Step 3:  Solve the equation obtained in step 2.
      $\begin{array}{rrr}\hfill 2x+3\left(-3x+7\right)& =\hfill & 14\hfill \\ \hfill 2x-9x+21& =\hfill & 14\hfill \\ \hfill -7x+21& =\hfill & 14\hfill \\ \hfill -7x& =\hfill & -7\hfill \\ \hfill x& =\hfill & 1\hfill \end{array}$
Step 4:  Substitute $x=1$ into the equation obtained in step $1,y=-3x+7.$
      $\begin{array}{lll}y\hfill & =\hfill & -3\left(1\right)+7\hfill \\ y\hfill & =\hfill & -3+7\hfill \\ y\hfill & =\hfill & 4\hfill \end{array}$
 We now have $x=1$ and $y=4.$

Step 5:  Substitute $x=1,y=4$ into each of the original equations for a check.

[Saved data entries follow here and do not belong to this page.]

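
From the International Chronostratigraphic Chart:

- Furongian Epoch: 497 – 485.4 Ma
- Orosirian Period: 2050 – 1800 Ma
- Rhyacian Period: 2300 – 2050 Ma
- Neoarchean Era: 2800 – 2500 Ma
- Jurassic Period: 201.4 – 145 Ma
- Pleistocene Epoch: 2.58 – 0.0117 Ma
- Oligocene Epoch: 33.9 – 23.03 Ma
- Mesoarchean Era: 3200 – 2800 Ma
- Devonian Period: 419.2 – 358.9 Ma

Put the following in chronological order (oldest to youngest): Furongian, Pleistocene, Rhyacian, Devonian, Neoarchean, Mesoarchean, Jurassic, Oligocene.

Mesoarchean → Neoarchean → Rhyacian → Furongian → Devonian → Jurassic → Oligocene → Pleistocene

Read off each span (Ma): Furongian 497–485.4; Pleistocene 2.58–0.0117; Rhyacian 2300–2050; Devonian 419.2–358.9; Neoarchean 2800–2500; Mesoarchean 3200–2800; Jurassic 201.4–145; Oligocene 33.9–23.03.
Larger Ma is older, so oldest→youngest is Mesoarchean, Neoarchean, Rhyacian, Furongian, Devonian, Jurassic, Oligocene, Pleistocene.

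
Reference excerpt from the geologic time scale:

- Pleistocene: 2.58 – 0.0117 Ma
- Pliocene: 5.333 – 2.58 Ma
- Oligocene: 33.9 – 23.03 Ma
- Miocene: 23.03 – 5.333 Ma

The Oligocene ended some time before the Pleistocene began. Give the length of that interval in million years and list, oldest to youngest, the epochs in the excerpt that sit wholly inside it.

The Oligocene closes at 23.03 Ma and the Pleistocene opens at 2.58 Ma, so the interval is 23.03 − 2.58 = 20.45 Myr.
An epoch fits inside if it starts at or after 23.03 Ma and ends at or before 2.58 Ma; oldest first that gives Miocene, Pliocene.

20.45 million years; Miocene, Pliocene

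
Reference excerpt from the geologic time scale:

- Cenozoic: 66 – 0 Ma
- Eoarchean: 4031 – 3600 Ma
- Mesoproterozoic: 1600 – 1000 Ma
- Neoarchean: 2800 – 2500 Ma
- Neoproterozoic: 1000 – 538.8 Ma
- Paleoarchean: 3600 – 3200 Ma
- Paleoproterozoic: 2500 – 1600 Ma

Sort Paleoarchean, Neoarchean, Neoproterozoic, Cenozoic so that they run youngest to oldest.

Cenozoic, Neoproterozoic, Neoarchean, Paleoarchean

Sorting by start age (ascending Ma, since larger Ma = older): Cenozoic began 66, Neoproterozoic began 1000, Neoarchean began 2800, Paleoarchean began 3600.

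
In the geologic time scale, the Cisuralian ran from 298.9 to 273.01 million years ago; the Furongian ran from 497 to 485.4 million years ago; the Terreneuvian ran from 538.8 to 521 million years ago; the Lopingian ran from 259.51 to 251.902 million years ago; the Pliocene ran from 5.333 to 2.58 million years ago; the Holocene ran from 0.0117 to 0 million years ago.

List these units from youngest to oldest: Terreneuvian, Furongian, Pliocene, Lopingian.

Pliocene, Lopingian, Furongian, Terreneuvian

Sorting by start age (ascending Ma, since larger Ma = older): Pliocene began 5.333, Lopingian began 259.51, Furongian began 497, Terreneuvian began 538.8.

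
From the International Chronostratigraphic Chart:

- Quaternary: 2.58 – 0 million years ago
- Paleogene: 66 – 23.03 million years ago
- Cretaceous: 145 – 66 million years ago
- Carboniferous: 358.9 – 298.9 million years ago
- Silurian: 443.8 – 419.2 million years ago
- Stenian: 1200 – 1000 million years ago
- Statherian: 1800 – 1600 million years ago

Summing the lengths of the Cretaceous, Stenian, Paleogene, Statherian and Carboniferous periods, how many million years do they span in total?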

$$\begin{array}{llllllllllll}(1)\hfill & \hfill & \hfill 2x+3y& =\hfill & 14\hfill & \hfill & (2)\hfill & \hfill & \hfill 3x+y& =\hfill & 7\hfill & \hfill \\ \hfill & \hfill & \hfill 2(1)+3(4)& =\hfill & 14\hfill & \text{Is\hspace{0.17em}this\hspace{0.17em}correct?}\hfill & \hfill & \hfill & \hfill 3(1)+(4)& =\hfill & 7\hfill & \text{Is\hspace{0.17em}this\hspace{0.17em}correct?}\hfill \\ \hfill & \hfill & \hfill 2+12& =\hfill & 14\hfill & \text{Is\hspace{0.17em}this\hspace{0.17em}correct?}\hfill & \hfill & \hfill & \hfill 3+4& =\hfill & 7\hfill & \text{Is\hspace{0.17em}this\hspace{0.17em}correct?}\hfill \\ \hfill & \hfill & \hfill 14& =\hfill & 14\hfill & \text{Yes,\hspace{0.17em}this\hspace{0.17em}is\hspace{0.17em}correct}\text{.}\hfill & \hfill & \hfill & \hfill 7& =\hfill & 7\hfill & \text{Yes,\hspace{0.17em}this\hspace{0.17em}is\hspace{0.17em}correct}\text{.}\hfill \end{array}$$

Step 6:  The solution is $\left(1,4\right).$ The point $\left(1,4\right)$ is the point of intersection of the two lines of the system.